Mycelium
An open source information retrieval system written in C++11 and Python. Aspires to be an alternative to Nutch / Lucene. It uses MongoDB as an storage engine.
Install / Use
/learn @larroy/MyceliumREADME
The Mycelium Information retrieval system
Check the latest up-to-date user documentation at http://pedro.larroy.com/mycelium/sphinx/
For the impatient
$ ./bootstrap.sh $ ./build.py $ scons $ build/release/crawler $ echo 'http://google.com' | nc localhost 1024
Status of the modules / Features
-
Crawler:
Feature complete.
-
Tokenizer/Stemmer:
Work in progress.
-
Inverted index:
TODO
-
Search frontend:
TODO
How to use it
- Initialize the git submodules:
$ git submodule init $ git submodule update
- Build the 3rd-party libraries:
$ ./build.py
- Compile the sources with SCons:
$ scons
- Alternatively you might build with system curl:
$ scons --system_curl
- But as said previously, synchronous DNS resolving will harm the performance and block. So it's not recommended unless curl has been compiled with c-ares, as it will be done by build.py
Running
-
The environment variables that affect some configuration parameters are:
-
Specific for the crawler: MYCELIUM_CRAWLER_PORT: port to listen for urls MYCELIUM_CRAWLER_PARALLEL: number of parallel crawlers to run
-
General for all the tools that interact with the DB:
MYCELIUM_DB_HOST: mongodb host for storing the documents, default is "localhost" MYCELIUM_DB_NS: database.collection, defaults to "mycelium.crawl"
-
Dependencies
The software is build on debian / ubuntu systems, although it should be fairly easy to port to other platforms.
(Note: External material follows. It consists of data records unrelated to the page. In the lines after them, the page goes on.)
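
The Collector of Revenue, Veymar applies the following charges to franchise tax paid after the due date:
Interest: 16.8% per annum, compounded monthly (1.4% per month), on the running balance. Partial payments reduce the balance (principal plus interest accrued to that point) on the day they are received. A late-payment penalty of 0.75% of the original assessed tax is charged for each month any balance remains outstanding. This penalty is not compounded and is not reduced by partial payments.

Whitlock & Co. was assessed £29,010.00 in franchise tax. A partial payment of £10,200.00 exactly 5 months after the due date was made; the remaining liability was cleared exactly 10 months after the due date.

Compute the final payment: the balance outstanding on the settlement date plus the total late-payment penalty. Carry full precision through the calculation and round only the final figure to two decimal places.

£24,578.53

Balance at month 5: £29,010.0000 × (1 + 0.014)^5 = £31,098.3612…
After £10,200.00 payment: £31,098.3612… − £10,200.00 = £20,898.3612…
Balance at month 10: £20,898.3612… × (1 + 0.014)^5 = £22,402.7848…
Penalty: 10 × 0.75% × £29,010.00 = £2,175.75
Final settlement = outstanding balance + penalty = £22,402.7848… + £2,175.75 = £24,578.53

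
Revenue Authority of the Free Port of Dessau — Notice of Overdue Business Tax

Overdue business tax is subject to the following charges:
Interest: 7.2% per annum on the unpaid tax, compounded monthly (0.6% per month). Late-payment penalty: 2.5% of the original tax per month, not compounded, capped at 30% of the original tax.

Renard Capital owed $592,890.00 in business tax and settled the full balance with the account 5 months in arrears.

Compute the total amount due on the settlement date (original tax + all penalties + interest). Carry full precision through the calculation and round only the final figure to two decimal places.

Penalty: 5 × 2.5% × $592,890.00 = $74,111.25 (below the 30% cap of $177,867.00)
Interest: $592,890.00 × ((1 + 0.006)^5 − 1) = $592,890.00 × 0.0303622… = $18,001.4249…
Total = $592,890.00 + $74,111.2500 + $18,001.4249… = $685,002.67

$685,002.67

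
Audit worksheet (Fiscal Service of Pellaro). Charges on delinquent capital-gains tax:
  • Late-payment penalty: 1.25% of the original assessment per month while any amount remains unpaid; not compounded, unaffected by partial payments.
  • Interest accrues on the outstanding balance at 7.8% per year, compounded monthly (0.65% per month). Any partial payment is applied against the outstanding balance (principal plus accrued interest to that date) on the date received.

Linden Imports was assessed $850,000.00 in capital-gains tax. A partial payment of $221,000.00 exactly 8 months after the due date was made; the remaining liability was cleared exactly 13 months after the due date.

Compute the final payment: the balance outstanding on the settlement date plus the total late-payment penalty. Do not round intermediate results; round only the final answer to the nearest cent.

$834,542.55

Balance at month 8: $850,000.0000 × (1 + 0.0065)^8 = $895,218.7289…
After $221,000.00 payment: $895,218.7289… − $221,000.00 = $674,218.7289…
Balance at month 13: $674,218.7289… × (1 + 0.0065)^5 = $696,417.5526…
Penalty: 13 × 1.25% × $850,000.00 = $138,125.00
Final settlement = outstanding balance + penalty = $696,417.5526… + $138,125.00 = $834,542.55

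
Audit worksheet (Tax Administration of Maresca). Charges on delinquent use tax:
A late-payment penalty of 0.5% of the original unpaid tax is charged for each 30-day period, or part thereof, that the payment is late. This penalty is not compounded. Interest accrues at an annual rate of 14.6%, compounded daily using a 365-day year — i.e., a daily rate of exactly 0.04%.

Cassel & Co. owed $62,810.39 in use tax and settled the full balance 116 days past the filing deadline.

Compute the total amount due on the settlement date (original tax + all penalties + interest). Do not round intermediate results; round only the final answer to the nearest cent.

$67,049.06

Penalty periods: ⌈116/30⌉ = 4; penalty = 4 × 0.5% × $62,810.39 = $1,256.21…
Interest: $62,810.39 × ((1 + 0.0004)^116 − 1) = $62,810.39 × 0.04748361… = $2,982.4638…
Total = $62,810.39 + $1,256.2078 + $2,982.4638… = $67,049.06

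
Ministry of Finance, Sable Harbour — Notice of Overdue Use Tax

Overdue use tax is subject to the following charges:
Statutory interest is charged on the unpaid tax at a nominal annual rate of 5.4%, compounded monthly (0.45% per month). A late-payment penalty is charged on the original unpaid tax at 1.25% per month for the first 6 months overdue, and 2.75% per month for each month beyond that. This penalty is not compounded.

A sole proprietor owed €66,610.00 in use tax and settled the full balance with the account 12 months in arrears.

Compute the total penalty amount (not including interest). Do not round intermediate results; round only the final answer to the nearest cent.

Penalty, months 1–6: 6 × 1.25% × €66,610.00 = €4,995.75
Penalty, months 7–12: 6 × 2.75% × €66,610.00 = €10,990.65
Total penalty = €4,995.75 + €10,990.65 = €15,986.40

€15,986.40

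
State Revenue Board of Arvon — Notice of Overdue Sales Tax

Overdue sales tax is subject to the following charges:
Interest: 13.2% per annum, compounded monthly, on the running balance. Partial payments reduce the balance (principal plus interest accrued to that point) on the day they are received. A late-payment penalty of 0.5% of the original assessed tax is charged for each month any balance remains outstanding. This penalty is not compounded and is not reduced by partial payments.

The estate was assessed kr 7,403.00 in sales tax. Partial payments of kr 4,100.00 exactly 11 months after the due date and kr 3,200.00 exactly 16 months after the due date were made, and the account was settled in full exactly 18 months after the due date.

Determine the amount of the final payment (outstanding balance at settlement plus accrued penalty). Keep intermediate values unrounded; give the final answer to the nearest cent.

Monthly rate = 13.2% ÷ 12 = 1.1%
Balance at month 11: kr 7,403.0000 × (1 + 0.011)^11 = kr 8,349.6921…
After kr 4,100.00 payment: kr 8,349.6921… − kr 4,100.00 = kr 4,249.6921…
Balance at month 16: kr 4,249.6921… × (1 + 0.011)^5 = kr 4,488.6242…
After kr 3,200.00 payment: kr 4,488.6242… − kr 3,200.00 = kr 1,288.6242…
Balance at month 18: kr 1,288.6242… × (1 + 0.011)^2 = kr 1,317.1298…
Penalty: 18 × 0.5% × kr 7,403.00 = kr 666.27
Final settlement = outstanding balance + penalty = kr 1,317.1298… + kr 666.27 = kr 1,983.40

kr 1,983.40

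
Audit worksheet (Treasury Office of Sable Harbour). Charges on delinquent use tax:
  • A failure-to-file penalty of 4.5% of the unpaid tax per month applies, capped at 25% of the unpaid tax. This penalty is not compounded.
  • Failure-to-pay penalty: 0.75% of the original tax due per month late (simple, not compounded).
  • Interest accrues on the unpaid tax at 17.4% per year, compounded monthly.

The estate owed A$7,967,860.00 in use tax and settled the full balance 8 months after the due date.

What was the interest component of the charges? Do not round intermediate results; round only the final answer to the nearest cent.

Interest (17.4%/yr ÷ 12 = 1.45%/month): A$7,967,860.00 × ((1 + 0.0145)^8 − 1) = A$972,563.7922…

A$972,563.79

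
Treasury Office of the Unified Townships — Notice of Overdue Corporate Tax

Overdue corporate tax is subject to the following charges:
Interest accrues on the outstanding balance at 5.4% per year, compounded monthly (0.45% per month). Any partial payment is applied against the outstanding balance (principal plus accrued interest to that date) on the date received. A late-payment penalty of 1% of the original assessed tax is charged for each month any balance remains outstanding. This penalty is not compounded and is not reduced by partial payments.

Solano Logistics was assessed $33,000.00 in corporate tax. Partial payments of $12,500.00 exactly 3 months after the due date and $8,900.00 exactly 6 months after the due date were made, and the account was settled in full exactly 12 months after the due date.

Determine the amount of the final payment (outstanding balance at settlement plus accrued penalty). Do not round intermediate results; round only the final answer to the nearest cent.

Balance at month 3: $33,000.0000 × (1 + 0.0045)^3 = $33,447.5078…
After $12,500.00 payment: $33,447.5078… − $12,500.00 = $20,947.5078…
Balance at month 6: $20,947.5078… × (1 + 0.0045)^3 = $21,231.5736…
After $8,900.00 payment: $21,231.5736… − $8,900.00 = $12,331.5736…
Balance at month 12: $12,331.5736… × (1 + 0.0045)^6 = $12,668.2943…
Penalty: 12 × 1% × $33,000.00 = $3,960.00
Final settlement = outstanding balance + penalty = $12,668.2943… + $3,960.00 = $16,628.29

$16,628.29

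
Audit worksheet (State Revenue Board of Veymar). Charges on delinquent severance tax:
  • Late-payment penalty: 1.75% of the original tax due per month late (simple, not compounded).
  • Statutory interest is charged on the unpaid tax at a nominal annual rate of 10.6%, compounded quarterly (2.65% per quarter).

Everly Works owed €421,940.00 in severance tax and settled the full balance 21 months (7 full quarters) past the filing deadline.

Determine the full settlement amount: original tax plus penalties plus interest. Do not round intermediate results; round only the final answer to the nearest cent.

€661,777.50

Late-payment penalty = 1.75% × €421,940.00 × 21 mo = €155,062.95
Interest: €421,940.00 × ((1 + 0.0265)^7 − 1) = €421,940.00 × 0.2009161… = €84,774.5494…
Total = €421,940.00 + €155,062.9500 + €84,774.5494… = €661,777.50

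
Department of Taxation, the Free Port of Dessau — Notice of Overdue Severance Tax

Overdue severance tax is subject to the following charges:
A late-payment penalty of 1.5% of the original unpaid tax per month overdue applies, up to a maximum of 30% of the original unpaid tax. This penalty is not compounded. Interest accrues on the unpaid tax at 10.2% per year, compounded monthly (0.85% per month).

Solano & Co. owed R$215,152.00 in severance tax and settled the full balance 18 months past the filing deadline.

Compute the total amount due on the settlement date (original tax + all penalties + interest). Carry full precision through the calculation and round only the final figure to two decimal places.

Penalty: 18 × 1.5% × R$215,152.00 = R$58,091.04 (below the 30% cap of R$64,545.60)
Interest: R$215,152.00 × ((1 + 0.0085)^18 − 1) = R$215,152.00 × 0.1645717… = R$35,407.9383…
Total = R$215,152.00 + R$58,091.0400 + R$35,407.9383… = R$308,650.98

R$308,650.98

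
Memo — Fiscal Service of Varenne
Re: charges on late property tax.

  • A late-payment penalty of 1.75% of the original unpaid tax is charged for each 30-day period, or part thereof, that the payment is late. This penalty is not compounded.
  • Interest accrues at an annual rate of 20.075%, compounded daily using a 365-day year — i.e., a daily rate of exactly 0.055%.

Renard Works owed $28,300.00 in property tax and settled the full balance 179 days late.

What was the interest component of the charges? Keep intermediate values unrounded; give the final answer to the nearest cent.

$2,927.05

Interest: $28,300.00 × ((1 + 0.00055)^179 − 1) = $28,300.00 × 0.10342937… = $2,927.0511…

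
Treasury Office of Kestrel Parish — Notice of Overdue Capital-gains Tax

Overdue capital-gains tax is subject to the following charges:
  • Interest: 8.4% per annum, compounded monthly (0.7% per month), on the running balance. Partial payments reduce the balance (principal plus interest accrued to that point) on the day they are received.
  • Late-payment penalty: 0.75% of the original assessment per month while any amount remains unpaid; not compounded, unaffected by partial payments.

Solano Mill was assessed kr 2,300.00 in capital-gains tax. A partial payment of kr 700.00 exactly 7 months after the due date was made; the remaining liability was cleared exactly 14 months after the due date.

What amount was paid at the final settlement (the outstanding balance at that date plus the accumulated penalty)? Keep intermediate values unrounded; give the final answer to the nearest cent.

Balance at month 7: kr 2,300.0000 × (1 + 0.007)^7 = kr 2,415.0945…
After kr 700.00 payment: kr 2,415.0945… − kr 700.00 = kr 1,715.0945…
Balance at month 14: kr 1,715.0945… × (1 + 0.007)^7 = kr 1,800.9197…
Penalty: 14 × 0.75% × kr 2,300.00 = kr 241.50
Final settlement = outstanding balance + penalty = kr 1,800.9197… + kr 241.50 = kr 2,042.42

kr 2,042.42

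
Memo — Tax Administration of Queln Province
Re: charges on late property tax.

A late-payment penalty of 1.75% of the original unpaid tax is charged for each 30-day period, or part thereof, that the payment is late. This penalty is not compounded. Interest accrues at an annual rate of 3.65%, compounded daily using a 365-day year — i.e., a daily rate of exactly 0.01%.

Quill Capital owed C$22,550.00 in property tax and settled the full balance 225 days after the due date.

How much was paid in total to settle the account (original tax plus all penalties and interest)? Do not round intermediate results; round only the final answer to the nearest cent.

Penalty periods: ⌈225/30⌉ = 8; penalty = 8 × 1.75% × C$22,550.00 = C$3,157.00
Interest: C$22,550.00 × ((1 + 0.0001)^225 − 1) = C$22,550.00 × 0.02275388… = C$513.1001…
Total = C$22,550.00 + C$3,157.0000 + C$513.1001… = C$26,220.10

C$26,220.10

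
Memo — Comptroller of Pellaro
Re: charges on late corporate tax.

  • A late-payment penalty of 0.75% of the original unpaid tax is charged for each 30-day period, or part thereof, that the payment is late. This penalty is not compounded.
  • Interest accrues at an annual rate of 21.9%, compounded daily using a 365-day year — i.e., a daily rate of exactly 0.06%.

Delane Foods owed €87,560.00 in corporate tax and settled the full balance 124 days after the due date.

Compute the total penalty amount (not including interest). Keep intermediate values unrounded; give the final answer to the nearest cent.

Penalty periods: ⌈124/30⌉ = 5; penalty = 5 × 0.75% × €87,560.00 = €3,283.50

€3,283.50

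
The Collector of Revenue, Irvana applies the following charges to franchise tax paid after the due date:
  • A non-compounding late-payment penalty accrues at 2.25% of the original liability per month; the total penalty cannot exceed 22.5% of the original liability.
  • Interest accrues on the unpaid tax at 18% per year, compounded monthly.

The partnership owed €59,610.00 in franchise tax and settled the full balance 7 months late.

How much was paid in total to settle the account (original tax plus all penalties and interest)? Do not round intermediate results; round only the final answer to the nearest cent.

Penalty: 7 × 2.25% × €59,610.00 = €9,388.58… (below the 22.5% cap of €13,412.25)
Interest (18%/yr ÷ 12 = 1.5%/month): €59,610.00 × ((1 + 0.015)^7 − 1) = €6,547.8553…
Total = €59,610.00 + €9,388.5750 + €6,547.8553… = €75,546.43

€75,546.43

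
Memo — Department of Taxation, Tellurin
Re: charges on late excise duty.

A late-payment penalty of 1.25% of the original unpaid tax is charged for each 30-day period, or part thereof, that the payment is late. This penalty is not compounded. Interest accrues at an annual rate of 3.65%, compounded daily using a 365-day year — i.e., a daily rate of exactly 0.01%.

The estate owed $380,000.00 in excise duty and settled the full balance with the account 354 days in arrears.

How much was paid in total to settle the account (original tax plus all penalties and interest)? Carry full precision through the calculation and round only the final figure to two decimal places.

Penalty periods: ⌈354/30⌉ = 12; penalty = 12 × 1.25% × $380,000.00 = $57,000.00
Interest: $380,000.00 × ((1 + 0.0001)^354 − 1) = $380,000.00 × 0.03603221… = $13,692.2382…
Total = $380,000.00 + $57,000.0000 + $13,692.2382… = $450,692.24

$450,692.24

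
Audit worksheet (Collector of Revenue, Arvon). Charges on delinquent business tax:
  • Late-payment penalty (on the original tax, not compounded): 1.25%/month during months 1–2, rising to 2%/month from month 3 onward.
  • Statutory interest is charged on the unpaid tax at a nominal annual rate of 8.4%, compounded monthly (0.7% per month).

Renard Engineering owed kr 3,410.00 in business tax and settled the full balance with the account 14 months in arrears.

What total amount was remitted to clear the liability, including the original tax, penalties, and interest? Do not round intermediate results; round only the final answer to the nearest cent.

Penalty, months 1–2: 2 × 1.25% × kr 3,410.00 = kr 85.25
Penalty, months 3–14: 12 × 2% × kr 3,410.00 = kr 818.40
Interest: kr 3,410.00 × ((1 + 0.007)^14 − 1) = kr 3,410.00 × 0.1025863… = kr 349.8192…
Total = kr 3,410.00 + kr 903.6500 + kr 349.8192… = kr 4,663.47

kr 4,663.47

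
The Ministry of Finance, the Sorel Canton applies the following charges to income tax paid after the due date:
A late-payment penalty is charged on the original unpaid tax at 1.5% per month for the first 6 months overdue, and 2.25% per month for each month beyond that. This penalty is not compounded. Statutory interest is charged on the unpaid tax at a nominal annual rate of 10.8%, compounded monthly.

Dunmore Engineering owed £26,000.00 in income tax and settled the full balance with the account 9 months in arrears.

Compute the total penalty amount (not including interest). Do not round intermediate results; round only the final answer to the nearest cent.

£4,095.00

Penalty, months 1–6: 6 × 1.5% × £26,000.00 = £2,340.00
Penalty, months 7–9: 3 × 2.25% × £26,000.00 = £1,755.00
Total penalty = £2,340.00 + £1,755.00 = £4,095.00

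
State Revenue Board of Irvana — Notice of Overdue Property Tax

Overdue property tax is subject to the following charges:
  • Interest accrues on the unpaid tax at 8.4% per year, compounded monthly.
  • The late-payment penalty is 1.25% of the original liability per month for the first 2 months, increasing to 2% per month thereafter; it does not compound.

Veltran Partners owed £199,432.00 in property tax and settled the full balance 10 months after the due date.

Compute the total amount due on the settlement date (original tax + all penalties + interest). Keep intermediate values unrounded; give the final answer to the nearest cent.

Penalty, months 1–2: 2 × 1.25% × £199,432.00 = £4,985.80
Penalty, months 3–10: 8 × 2% × £199,432.00 = £31,909.12
Interest (8.4%/yr ÷ 12 = 0.7%/month): £199,432.00 × ((1 + 0.007)^10 − 1) = £14,408.2976…
Total = £199,432.00 + £36,894.9200 + £14,408.2976… = £250,735.22

£250,735.22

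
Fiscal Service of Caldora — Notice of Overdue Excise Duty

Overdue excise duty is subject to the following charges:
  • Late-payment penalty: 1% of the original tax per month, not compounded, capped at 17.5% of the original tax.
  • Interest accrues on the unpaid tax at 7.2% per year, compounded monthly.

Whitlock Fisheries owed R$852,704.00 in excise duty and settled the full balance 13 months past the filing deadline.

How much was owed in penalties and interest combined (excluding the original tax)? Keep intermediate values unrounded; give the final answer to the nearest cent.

R$179,810.30

Penalty: 13 × 1% × R$852,704.00 = R$110,851.52 (below the 17.5% cap of R$149,223.20)
Interest (7.2%/yr ÷ 12 = 0.6%/month): R$852,704.00 × ((1 + 0.006)^13 − 1) = R$68,958.7802…
Penalties + interest = R$110,851.5200 + R$68,958.7802… = R$179,810.30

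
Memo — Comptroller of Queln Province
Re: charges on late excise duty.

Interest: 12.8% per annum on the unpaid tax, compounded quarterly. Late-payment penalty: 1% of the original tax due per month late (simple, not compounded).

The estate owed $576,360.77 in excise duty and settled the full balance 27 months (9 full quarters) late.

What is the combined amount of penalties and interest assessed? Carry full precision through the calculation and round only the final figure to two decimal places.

Late-payment penalty: 27 × 1% × $576,360.77 = $155,617.41…
Interest (12.8%/yr ÷ 4 = 3.2%/quarter): $576,360.77 × ((1 + 0.032)^9 − 1) = $188,903.9437…
Penalties + interest = $155,617.4079 + $188,903.9437… = $344,521.35

$344,521.35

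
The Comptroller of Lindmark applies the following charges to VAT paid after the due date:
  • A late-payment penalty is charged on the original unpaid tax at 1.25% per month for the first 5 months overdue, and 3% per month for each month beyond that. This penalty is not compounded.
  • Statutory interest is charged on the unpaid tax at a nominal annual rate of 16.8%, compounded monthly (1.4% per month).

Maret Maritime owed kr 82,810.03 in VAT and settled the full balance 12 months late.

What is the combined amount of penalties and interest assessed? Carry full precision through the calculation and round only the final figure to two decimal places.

Penalty, months 1–5: 5 × 1.25% × kr 82,810.03 = kr 5,175.63…
Penalty, months 6–12: 7 × 3% × kr 82,810.03 = kr 17,390.11…
Interest: kr 82,810.03 × ((1 + 0.014)^12 − 1) = kr 82,810.03 × 0.1815591… = kr 15,034.9169…
Penalties + interest = kr 22,565.7332… + kr 15,034.9169… = kr 37,600.65

kr 37,600.65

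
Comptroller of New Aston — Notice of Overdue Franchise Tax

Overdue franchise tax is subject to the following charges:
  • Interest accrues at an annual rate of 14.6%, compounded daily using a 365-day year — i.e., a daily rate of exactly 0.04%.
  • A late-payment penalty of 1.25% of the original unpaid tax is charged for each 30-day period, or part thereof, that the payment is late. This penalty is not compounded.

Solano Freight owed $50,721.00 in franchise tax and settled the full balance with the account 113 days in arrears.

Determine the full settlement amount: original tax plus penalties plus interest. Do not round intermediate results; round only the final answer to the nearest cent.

Penalty periods: ⌈113/30⌉ = 4; penalty = 4 × 1.25% × $50,721.00 = $2,536.05
Interest: $50,721.00 × ((1 + 0.0004)^113 − 1) = $50,721.00 × 0.04622763… = $2,344.7117…
Total = $50,721.00 + $2,536.0500 + $2,344.7117… = $55,601.76

$55,601.76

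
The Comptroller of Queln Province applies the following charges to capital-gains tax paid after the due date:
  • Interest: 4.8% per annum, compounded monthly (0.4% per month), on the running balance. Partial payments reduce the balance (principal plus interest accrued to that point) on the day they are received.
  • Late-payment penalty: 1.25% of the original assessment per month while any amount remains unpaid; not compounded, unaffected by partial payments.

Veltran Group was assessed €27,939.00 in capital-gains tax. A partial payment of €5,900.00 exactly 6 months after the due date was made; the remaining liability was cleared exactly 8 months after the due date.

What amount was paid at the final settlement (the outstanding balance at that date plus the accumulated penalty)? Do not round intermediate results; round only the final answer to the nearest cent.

Balance at month 6: €27,939.0000 × (1 + 0.004)^6 = €28,616.2772…
After €5,900.00 payment: €28,616.2772… − €5,900.00 = €22,716.2772…
Balance at month 8: €22,716.2772… × (1 + 0.004)^2 = €22,898.3709…
Penalty: 8 × 1.25% × €27,939.00 = €2,793.90
Final settlement = outstanding balance + penalty = €22,898.3709… + €2,793.90 = €25,692.27

€25,692.27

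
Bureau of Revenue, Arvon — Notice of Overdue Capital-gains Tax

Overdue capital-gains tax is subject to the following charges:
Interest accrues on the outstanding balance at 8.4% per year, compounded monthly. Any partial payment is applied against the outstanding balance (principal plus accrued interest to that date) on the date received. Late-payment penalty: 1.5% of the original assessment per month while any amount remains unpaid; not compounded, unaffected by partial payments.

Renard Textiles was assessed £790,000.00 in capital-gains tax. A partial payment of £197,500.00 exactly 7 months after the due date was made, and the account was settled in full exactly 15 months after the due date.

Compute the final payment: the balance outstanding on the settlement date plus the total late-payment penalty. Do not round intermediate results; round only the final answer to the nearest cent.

Monthly rate = 8.4% ÷ 12 = 0.7%
Balance at month 7: £790,000.0000 × (1 + 0.007)^7 = £829,532.4606…
After £197,500.00 payment: £829,532.4606… − £197,500.00 = £632,032.4606…
Balance at month 15: £632,032.4606… × (1 + 0.007)^8 = £668,305.6738…
Penalty: 15 × 1.5% × £790,000.00 = £177,750.00
Final settlement = outstanding balance + penalty = £668,305.6738… + £177,750.00 = £846,055.67

£846,055.67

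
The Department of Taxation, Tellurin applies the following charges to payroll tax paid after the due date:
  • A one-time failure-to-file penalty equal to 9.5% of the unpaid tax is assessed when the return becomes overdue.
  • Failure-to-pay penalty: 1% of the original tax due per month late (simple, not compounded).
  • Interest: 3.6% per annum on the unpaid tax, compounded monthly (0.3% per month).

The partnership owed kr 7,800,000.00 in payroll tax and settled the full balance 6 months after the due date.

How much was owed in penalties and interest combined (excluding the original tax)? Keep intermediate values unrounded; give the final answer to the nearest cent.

kr 1,350,457.22

Failure-to-file penalty: 9.5% × kr 7,800,000.00 = kr 741,000.00
Failure-to-pay penalty: 6 × 1% × kr 7,800,000.00 = kr 468,000.00
Interest: kr 7,800,000.00 × ((1 + 0.003)^6 − 1) = kr 7,800,000.00 × 0.0181355… = kr 141,457.2215…
Penalties + interest = kr 1,209,000.0000 + kr 141,457.2215… = kr 1,350,457.22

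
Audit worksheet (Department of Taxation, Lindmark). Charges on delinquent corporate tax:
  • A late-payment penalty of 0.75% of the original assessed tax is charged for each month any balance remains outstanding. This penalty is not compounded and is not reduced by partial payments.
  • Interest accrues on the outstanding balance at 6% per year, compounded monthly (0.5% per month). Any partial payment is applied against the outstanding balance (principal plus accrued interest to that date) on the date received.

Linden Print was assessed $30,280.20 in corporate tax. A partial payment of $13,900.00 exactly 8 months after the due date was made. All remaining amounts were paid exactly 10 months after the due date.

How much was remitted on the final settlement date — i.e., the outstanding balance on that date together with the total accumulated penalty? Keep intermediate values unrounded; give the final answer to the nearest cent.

Balance at month 8: $30,280.2000 × (1 + 0.005)^8 = $31,512.8174…
After $13,900.00 payment: $31,512.8174… − $13,900.00 = $17,612.8174…
Balance at month 10: $17,612.8174… × (1 + 0.005)^2 = $17,789.3859…
Penalty: 10 × 0.75% × $30,280.20 = $2,271.02…
Final settlement = outstanding balance + penalty = $17,789.3859… + $2,271.02… = $20,060.40

$20,060.40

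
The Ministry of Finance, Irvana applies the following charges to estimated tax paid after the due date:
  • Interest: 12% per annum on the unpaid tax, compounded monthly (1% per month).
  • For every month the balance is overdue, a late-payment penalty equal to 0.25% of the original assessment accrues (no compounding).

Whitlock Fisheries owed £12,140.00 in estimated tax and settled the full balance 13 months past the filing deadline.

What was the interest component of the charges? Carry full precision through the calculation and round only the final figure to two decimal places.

£1,676.45

Interest: £12,140.00 × ((1 + 0.01)^13 − 1) = £12,140.00 × 0.1380933… = £1,676.4524…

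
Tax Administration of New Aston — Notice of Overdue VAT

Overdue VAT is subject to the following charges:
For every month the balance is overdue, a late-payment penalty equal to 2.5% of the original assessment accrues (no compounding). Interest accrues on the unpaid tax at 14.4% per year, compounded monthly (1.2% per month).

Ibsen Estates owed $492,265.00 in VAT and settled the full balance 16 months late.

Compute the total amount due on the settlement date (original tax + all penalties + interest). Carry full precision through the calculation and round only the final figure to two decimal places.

Late-payment penalty = 2.5% × $492,265.00 × 16 mo = $196,906.00
Interest: $492,265.00 × ((1 + 0.012)^16 − 1) = $492,265.00 × 0.2102865… = $103,516.6991…
Total = $492,265.00 + $196,906.0000 + $103,516.6991… = $792,687.70

$792,687.70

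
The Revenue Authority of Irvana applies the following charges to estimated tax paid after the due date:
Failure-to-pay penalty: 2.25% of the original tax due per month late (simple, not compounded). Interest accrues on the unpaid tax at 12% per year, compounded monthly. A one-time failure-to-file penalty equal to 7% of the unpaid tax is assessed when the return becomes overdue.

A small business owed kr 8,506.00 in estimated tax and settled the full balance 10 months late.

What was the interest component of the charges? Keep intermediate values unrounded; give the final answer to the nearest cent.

Interest (12%/yr ÷ 12 = 1%/month): kr 8,506.00 × ((1 + 0.01)^10 − 1) = kr 889.9158…

kr 889.92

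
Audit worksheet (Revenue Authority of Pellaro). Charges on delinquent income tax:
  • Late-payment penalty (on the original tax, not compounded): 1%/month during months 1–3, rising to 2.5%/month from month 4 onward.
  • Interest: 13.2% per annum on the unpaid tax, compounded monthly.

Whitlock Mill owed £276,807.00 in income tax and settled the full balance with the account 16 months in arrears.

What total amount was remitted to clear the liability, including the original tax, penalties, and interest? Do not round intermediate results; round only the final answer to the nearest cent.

Penalty, months 1–3: 3 × 1% × £276,807.00 = £8,304.21
Penalty, months 4–16: 13 × 2.5% × £276,807.00 = £89,962.28…
Interest (13.2%/yr ÷ 12 = 1.1%/month): £276,807.00 × ((1 + 0.011)^16 − 1) = £52,951.1652…
Total = £276,807.00 + £98,266.4850 + £52,951.1652… = £428,024.65

£428,024.65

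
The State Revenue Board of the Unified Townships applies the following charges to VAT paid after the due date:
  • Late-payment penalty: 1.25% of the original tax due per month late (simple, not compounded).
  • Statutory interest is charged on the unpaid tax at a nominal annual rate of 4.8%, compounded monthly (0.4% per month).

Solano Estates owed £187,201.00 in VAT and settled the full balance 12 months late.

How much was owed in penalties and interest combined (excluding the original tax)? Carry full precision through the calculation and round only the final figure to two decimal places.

£37,266.14

Late-payment penalty: 12 × 1.25% × £187,201.00 = £28,080.15
Interest: £187,201.00 × ((1 + 0.004)^12 − 1) = £187,201.00 × 0.0490702… = £9,185.9919…
Penalties + interest = £28,080.1500 + £9,185.9919… = £37,266.14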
Some (might be incomplete) list of libraries that are required:
- z
- boost_filesystem
- boost_system
- boost_regex
- log4cxx
- pthread
- curl
- event
- ssl
- libidn11-dev
Other software:
- scons
- flex
- autoconf (for building curl and c-ares)
Troubleshoting
AttributeError: 'SConsEnvironment' object has no attribute 'CXXFile': File "/home/piotr/devel/mycelium/SConstruct", line 210: variant_dir='build/{0}'.format(build), duplicate=0) File "/usr/lib/scons/SCons/Script/SConscript.py", line 614: return method(*args, **kw) File "/usr/lib/scons/SCons/Script/SConscript.py", line 551: return _SConscript(self.fs, *files, **subst_kw) File "/usr/lib/scons/SCons/Script/SConscript.py", line 260: exec file in call_stack[-1].globals File "/home/piotr/devel/mycelium/src/SConscript", line 11: env.CXXFile(target='Robots_flex.cc',source='robots.ll')
To solve this problem make sure flex is installed.